Nel mio caso gestirla a lungo, almeno, nei conflitti che ho coperto in televisione è stato più semplice perché dovendo avere la responsabilità di una troupe, vale a dire un operatore che, qualche volta, vede a metà, perché ha l’occhio nel mio flynder e perciò ha limiti nel controllare la situazione.
Devi pensare alla sicurezza degli altri e questo ti fa essere doppiamente attento.
Sono fiero che i miei operatori, pur essendosi esposti insieme a me, non sia loro successo niente, poi ci vuole anche fortuna.
È necessaria la capacità di controllare la paura per evitare che si trasformi in panico e nello stesso tempo evitare la baldanza.
Si pensa sempre che a te non debba mai succedere niente, in realtà hai mille segnali che qualcosa non sta andando come dovrebbe.
Eliminare il rischio è impossibile, ma devi saperlo ridurre.
Recentemente ha pubblicato il suo ultimo libro “Giorni di Guerra. Russia e Ucraina, Il mondo a pezzi“ nel quale analizza quanto sta accadendo.
Qual è la reale situazione e come potrebbe evolversi?
È una situazione che racconto da lontano, non toccando il terreno, lo faccio sulla base di una lunga esperienza di conflitti.
In questo momento Washington, l’Europa e la Nato stanno puntando tutto sull’offensiva Ucraina.

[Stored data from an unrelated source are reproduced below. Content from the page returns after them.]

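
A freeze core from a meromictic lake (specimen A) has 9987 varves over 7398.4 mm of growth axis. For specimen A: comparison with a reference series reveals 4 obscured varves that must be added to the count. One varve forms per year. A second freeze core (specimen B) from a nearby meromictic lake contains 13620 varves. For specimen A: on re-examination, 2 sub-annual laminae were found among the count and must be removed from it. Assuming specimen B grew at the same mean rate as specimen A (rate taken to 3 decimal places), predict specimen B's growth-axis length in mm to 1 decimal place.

Specimen A: correcting the raw count gives 9987 − 2 + 4 = 9989 true varves.
A: Mean rate = 7398.4 mm / 9989 years ≈ 0.741 mm/yr.
B's length ≈ 0.741 × 13620 = 10092.4 mm.

10092.4 mm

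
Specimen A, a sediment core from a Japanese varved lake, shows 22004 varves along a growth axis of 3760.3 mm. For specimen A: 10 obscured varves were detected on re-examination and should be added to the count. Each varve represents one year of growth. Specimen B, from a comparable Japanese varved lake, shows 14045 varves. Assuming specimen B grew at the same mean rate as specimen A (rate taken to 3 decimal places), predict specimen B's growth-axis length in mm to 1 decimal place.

2401.7 mm

Specimen A: adjusted count: 22004 + 10 = 22014 varves.
A: Mean rate = 3760.3 mm / 22014 years ≈ 0.171 mm/yr.
B's length ≈ 0.171 × 14045 = 2401.7 mm.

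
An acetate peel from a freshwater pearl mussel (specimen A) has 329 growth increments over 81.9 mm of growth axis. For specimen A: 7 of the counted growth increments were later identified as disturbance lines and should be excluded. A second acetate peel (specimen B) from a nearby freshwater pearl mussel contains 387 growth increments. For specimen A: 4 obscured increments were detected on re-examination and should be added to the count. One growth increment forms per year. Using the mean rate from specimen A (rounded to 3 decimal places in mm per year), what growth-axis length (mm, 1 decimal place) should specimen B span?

Specimen A: correcting the raw count gives 329 − 7 + 4 = 326 true growth increments.
A: 81.9 mm over 326 years gives 81.9 / 326 ≈ 0.251 mm per year.
Length of B = 0.251 × 387 = 97.1 mm.

97.1 mm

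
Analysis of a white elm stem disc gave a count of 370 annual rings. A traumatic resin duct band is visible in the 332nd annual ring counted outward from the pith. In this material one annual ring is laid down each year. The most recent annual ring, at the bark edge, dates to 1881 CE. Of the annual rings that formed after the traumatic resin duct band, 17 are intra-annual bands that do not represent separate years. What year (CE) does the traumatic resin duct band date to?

370 − 332 = 38 annual rings lie beyond the traumatic resin duct band toward the bark edge.
38 − 17 false = 21 true annual rings after the traumatic resin duct band.
The annual ring at the bark edge is 1881 CE, so the traumatic resin duct band dates to 1881 − 21 = 1860 CE.

1860 CE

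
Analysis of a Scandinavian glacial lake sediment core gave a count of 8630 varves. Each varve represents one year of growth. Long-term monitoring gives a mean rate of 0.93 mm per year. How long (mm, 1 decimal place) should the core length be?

8025.9 mm

The record spans 8630 years at 0.93 mm per year.
Length ≈ 0.93 × 8630 = 8025.9 mm.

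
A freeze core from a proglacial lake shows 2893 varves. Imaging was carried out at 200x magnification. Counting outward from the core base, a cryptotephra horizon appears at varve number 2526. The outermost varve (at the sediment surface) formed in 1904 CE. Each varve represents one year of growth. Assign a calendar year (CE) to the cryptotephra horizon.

1537 CE

Between varve 2526 and the sediment surface there are 2893 − 2526 = 367 varves.
Counting back 367 years from 1904 CE places the cryptotephra horizon in 1904 − 367 = 1537 CE.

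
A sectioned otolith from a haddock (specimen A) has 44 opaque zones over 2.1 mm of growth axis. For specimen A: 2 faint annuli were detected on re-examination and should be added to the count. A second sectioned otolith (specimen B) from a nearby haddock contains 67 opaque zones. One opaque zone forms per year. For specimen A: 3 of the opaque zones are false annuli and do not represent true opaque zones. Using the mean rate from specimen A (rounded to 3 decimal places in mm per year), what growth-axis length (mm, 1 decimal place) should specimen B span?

3.3 mm

Specimen A: true opaque zone count = 44 − 3 + 2 = 43.
A: 2.1 mm over 43 years gives 2.1 / 43 ≈ 0.049 mm/yr.
Length of B = 0.049 × 67 = 3.3 mm.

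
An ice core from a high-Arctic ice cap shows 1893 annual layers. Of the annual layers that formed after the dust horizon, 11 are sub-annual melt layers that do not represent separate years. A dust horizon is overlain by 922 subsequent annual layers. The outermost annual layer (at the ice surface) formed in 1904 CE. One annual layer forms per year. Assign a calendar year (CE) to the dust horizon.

There are 922 annual layers younger than the dust horizon.
922 − 11 false = 911 true annual layers after the dust horizon.
1904 − 911 = 993 CE.

993 CE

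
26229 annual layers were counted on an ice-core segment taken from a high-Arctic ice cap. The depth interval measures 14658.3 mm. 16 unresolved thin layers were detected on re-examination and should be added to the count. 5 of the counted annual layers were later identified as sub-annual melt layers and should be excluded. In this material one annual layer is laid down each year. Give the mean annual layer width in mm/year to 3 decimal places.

0.559 mm/year

True annual layer count = 26229 − 5 + 16 = 26240.
Extension rate ≈ 14658.3 / 26240 = 0.559 mm/year.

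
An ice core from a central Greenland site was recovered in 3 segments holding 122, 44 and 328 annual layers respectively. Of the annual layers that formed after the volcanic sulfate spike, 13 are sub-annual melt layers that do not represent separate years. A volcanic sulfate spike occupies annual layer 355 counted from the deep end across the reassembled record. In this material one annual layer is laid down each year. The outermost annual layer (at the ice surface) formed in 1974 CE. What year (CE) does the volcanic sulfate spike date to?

1848 CE

Total annual layers = 122 + 44 + 328 = 494.
The volcanic sulfate spike sits at annual layer 355 from the deep end, so 494 − 355 = 139 annual layers formed after it.
139 − 13 false = 126 true annual layers after the volcanic sulfate spike.
Counting back 126 years from 1974 CE places the volcanic sulfate spike in 1974 − 126 = 1848 CE.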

A me pare che sia piuttosto difficile che l’offensiva Ucraina sia risolutiva, sicuramente costerà molto dal punto di vista di perdite di vite umane sia per gli ucraini che per i russi, ma difficilmente sarà una svolta decisiva nella guerra, non vedo le reali possibilità sul campo, questo significa che ci troviamo difronte a un’ostilità senza fine e che se non si costruiscono possibilità di via d’uscita negoziale rischia di divenire un conflitto permanente sempre sull’orlo del peggioramento, sempre sull’orlo di un allargamento, di un risvolto più drammatico.
Ecco, io credo che questa sia una situazione di stallo permanente e sanguinoso, ragion per cui occorre iniziare a pensare a una soluzione, quello che, in questo momento, l’Europa e la Nato non stanno facendo.
Entriamo, quindi, in altro tema da lei affrontato nel suo libro: l’importanza della diplomazia e della politica.
Si dice che la prima vittima di ogni guerra è la verità, ma la prima vittima è proprio la diplomazia.
La diplomazia è l’arte del dialogo e del confronto.
Devono esserci delle rinunce in nome del mantenimento della pace: è questo che è saltato.
In realtà, è saltato dal 2014 con questa guerra civile che ha sanguinato l’Ucraina orientale e che non è stata colta dalla diplomazia europea come qualcosa su cui intervenire ed è degenerata fino alla sciagurata aggressione Russa.
Insomma, è un fallimento della diplomazia da prima.
La diplomazia è anche la capacità di cogliere elementi di tensione che possono sfociare in conflitti quindi, essa deve essere preventiva e non successiva.
Passiamo al fotogiornalismo, quant’è fondamentale in queste come in altre circostanze e fino a che punto ci si può spingere nella divulgazione delle immagini.
Penso che conti molto la deontologia professionale.
In generale ho sempre pensato di essere dall’altra parte della telecamera e che non mi piacerebbe essere ripreso mentre sto mendicando un pezzo di pane, ho cercato, attimo per attimo, di avere questa morale dell’immagine, poi dipende molto quando le immagini sono trasmesse.
Trasmettere un servizio all’ora di cena e sapere che entri nella case in cui ci sono bambini e anziani, insomma.. certo, se vai in onda a una certa ora della notte è diverso.
Non si può scrivere un manuale però sono necessarie pietà nei confronti di corpi senza vita.
Si tratta di entrare in una realtà in punta di piedi senza rinunciare a raccontarla: questa miscela fa un buon utilizzo delle immagini.
Mesi fa c’è stato un appello per la liberazione del collega americano di origini russe Evan Gershkowich del Wall Strett Journal arrestato in Russia. Vuole dirci qualcosa?
La libertà di stampa è un bene prezioso e deve essere rispettato, ovunque, non mi riferisco solo ad Evan Gershkowich o a Julian Assange: è un valore universale.
Sappiamo bene che in alcuni Paesi essere giornalisti significa rischiare la vita ogni giorno, si pensi al Messico.
In Italia la condanna più grossa che pesa sul giornalista è la querela che si associa al doversi adattare al conformismo, sono quindi situazioni diverse.
La libertà di stampa è un bene a cui non dobbiamo rinunciare.